WHY eat in the morning?

  • RE-FUEL your body after a long overnight fast.
  • REV UP your metabolism for healthy weight.
  • KICK-START your brain for school or work.
  • IMPROVE your mood and get rid of grumpy.

 

WHAT foods make a power breakfast?

  • Carbohydrate: Foods rich in complex carbohydrates energize your body and brain for a busy day. Think cereal (hot or cold), bread, muffins, rolls, tortillas or rice. Choose whole grains for an extra nutrition punch—more fiber and vitamins.
  • Protein: This is the missing link in most morning meals.
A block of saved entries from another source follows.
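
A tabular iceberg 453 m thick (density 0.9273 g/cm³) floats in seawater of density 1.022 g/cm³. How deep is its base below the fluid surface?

411 m

Draft d = t ρ_obj/ρ_fluid = 453 m × 0.9273/1.022 = 411 m.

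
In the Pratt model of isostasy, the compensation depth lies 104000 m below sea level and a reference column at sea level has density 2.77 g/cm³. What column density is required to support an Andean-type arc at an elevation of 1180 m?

Pratt balance: ρ_ref D = ρ (D + h).
ρ = ρ_ref D/(D + h) = 2.77 × 104000 m/(104000 m + 1180 m) = 2.74 g/cm³.

2.74 g/cm³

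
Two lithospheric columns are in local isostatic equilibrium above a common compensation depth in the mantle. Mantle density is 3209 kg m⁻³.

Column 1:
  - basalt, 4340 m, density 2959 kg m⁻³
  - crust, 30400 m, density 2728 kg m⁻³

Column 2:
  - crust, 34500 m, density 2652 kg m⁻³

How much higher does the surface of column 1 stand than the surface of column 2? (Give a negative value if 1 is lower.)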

Protein is what you need to go strong until lunch. Think lean—a slice or two of Canadian bacon, an egg, a slice of lean deli meat or cheese, a container of yogurt, a scoop of cottage cheese or leftover meat.
  • Fruit: Breakfast is a great way to start enjoying the fruits and vegetables your body needs for optimal health. Think fresh, frozen, canned or dried fruit (and vegetables)—like pears, apples, mangoes, berries, bananas, oranges, grapefruit, kiwi or pineapple.

 

HOW can I fit breakfast in my morning?

For most people, time is the biggest obstacle to eating in the morning. Fortunately, there are lots of easy ways to beat the breakfast rush hour. Here are three tried-and-true tips.

  • Get it ready the night before: Set the table with bowls and spoons for cereal. Get out a pan for pancakes or a blender for smoothies. Slice up some fruit and cheese.
  • Keep it real simple: Fancy breakfasts are wonderful when you have the time. On busy days, a sandwich, a slice of leftover pizza or a yogurt with fruit work just fine.
  • Pack it to-go: If there’s no time to eat at home, take your nutrition to-go. Save time (and money) by packing both a brown-bag breakfast and lunch the night before.